Joking but only 80% joking. Let's do an old school bb system you have to telnet into
I don’t think people start so many Discords because of friction with other platforms; I think it’s been wildly successful because it’s literally just IRC with chat history.
Same with Slack; it was wildly successful because it was literally just IRC with chat history.
I’m looking forward to seeing Discourse’s chat, but if I move on from Discord, it’ll be to a platform that’s literally just IRC with chat history *and* good moderation tools. Please, somebody, build that. :P
~
The other main reason I haven’t looked closely at Discourse for my community is that the graphic design looks like enterprise software. I want a theme dropdown, like Stack Overflow’s recent April Fools joke.
Discourse, not Discord
I’m comparing Discourse to its competitor, Discord
@@KelseyHigham Ah, cool. I haven't really seen them as competitors at all as they're so very different, but I suppose there's a level of similarity there as far as connecting people for conversations.
@@togakangaroo We are adding real time chat to Discourse because we need it; "topics" with 10k+ replies are symptoms and chat is the medication.
Seriously, WHO is reading topics with 10k+ replies?
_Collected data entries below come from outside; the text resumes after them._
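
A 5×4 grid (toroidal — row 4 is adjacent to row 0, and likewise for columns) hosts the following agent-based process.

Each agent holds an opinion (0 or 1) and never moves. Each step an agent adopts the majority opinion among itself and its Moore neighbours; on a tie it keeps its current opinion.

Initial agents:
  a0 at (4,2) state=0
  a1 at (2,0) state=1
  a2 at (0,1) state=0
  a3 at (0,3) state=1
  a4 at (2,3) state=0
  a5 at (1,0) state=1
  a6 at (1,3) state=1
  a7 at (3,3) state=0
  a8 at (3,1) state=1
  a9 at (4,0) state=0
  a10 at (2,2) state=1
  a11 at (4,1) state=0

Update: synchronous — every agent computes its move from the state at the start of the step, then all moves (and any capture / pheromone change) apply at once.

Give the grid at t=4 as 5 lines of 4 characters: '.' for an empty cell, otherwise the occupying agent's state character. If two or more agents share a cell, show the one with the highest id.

.0.1
1..1
1.11
.1.0
000.

t=1: a0@(4,2):0 a1@(2,0):1 a2@(0,1):0 a3@(0,3):1 a4@(2,3):1 a5@(1,0):1 a6@(1,3):1 a7@(3,3):0 a8@(3,1):1 a9@(4,0):0 a10@(2,2):1 a11@(4,1):0
t=2: (unchanged — steady state)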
Who? And every day, more people type more words on the internet. Forgetting is a feature, and I think, pun intended, we all kinda forgot that.
I disagree with Jeff on that bet. Tesla's AI driving algorithm is already apparently statistically better at driving than humans. Who knows how good Google's technology is.
It will be a reality in Germany far earlier than in the US, due to what Mercedes is doing.